Часа через три появился Главный Конструктор с охранниками, избавился от ноши и подошел к Шабанову.
— Не расстраивайтесь, Герман Петрович, — успокоил он. — Я все равно верю вам. Просто сегодняшний опыт не удался, но отрицательный результат — тоже результат.
— Все равно она вертится, — сказал Шабанов.
— Кто вертится?
— Земля.
Он воспринял это как некое философское обобщение.
— Если здесь, в части ничего не получится, я готов взять вас в НПО летчиком-испытателем, — хакер всегда говорил уверенно и определенно. — Независимо от диагноза, который вам поставят… И вашего адвоката тоже, если вернется живым и здоровым.
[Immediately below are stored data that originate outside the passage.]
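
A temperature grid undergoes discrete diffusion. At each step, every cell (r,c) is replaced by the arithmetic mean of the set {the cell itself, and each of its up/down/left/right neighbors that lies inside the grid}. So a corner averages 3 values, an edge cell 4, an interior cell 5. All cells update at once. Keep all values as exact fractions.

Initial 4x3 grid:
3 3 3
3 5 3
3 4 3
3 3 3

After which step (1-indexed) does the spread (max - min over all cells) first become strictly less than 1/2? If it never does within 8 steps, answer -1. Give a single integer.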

Мне нужны такие люди.
— Спасибо, не надо, — не раздумывая, обронил он.
— Не говорите мне «нет». Подумайте.
— Уже подумал…
Хакер посчитал, что Шабанов переживает неудачу, решил, что такой разговор пока не к месту и удалился.
Герман же сидел и ждал, когда солдатики сварят обед на костре, потому что испытывал нестерпимый, как в детстве, голод. А они едва шевелились, хотя время близилось к полудню, и еще только кипятили воду в котле и продували макароны.
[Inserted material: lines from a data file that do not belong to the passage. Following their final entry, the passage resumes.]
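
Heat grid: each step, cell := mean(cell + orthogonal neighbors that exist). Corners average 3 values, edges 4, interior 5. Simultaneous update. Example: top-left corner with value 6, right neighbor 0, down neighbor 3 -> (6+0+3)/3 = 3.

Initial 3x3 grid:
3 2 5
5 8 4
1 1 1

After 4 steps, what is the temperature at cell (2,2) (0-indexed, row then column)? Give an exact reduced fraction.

Step 1: cell (2,2) = 2
Step 2: cell (2,2) = 37/12
Step 3: cell (2,2) = 451/144
Step 4: cell (2,2) = 5809/1728
Full grid after step 4:
  19837/5184 21943/5760 5021/1296
  121843/34560 3271/900 61589/17280
  4327/1296 112553/34560 5809/1728

Answer: 5809/1728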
В это время на недорубленную площадку стал садиться военный вертолет. Солдатики разбежались по сторонам, ветром от лопастей подняло и частью разметало легкие обломки самолета, чуть не опрокинуло котел, однако залило костер, и повара принялись раскочегаривать и раздувать его вновь, вызывая еще большее недовольство Шабанова.
Из вертолета вышел один товарищ Жуков, после чего машина вновь взмыла в воздух. Кадет плелся, будто пьяный, держась за деревья, оружие и разгрузочный жилет он или потерял, или отняли, безрукавая фуфайчонка была изодрана в клочья, отовсюду торчала вата, а босые ноги разбиты и изодраны так, что нет живого места. Он сел рядом с Шабановым, скрючил израненные, кровоточащие ступни и долго молчал, не поднимая глаз.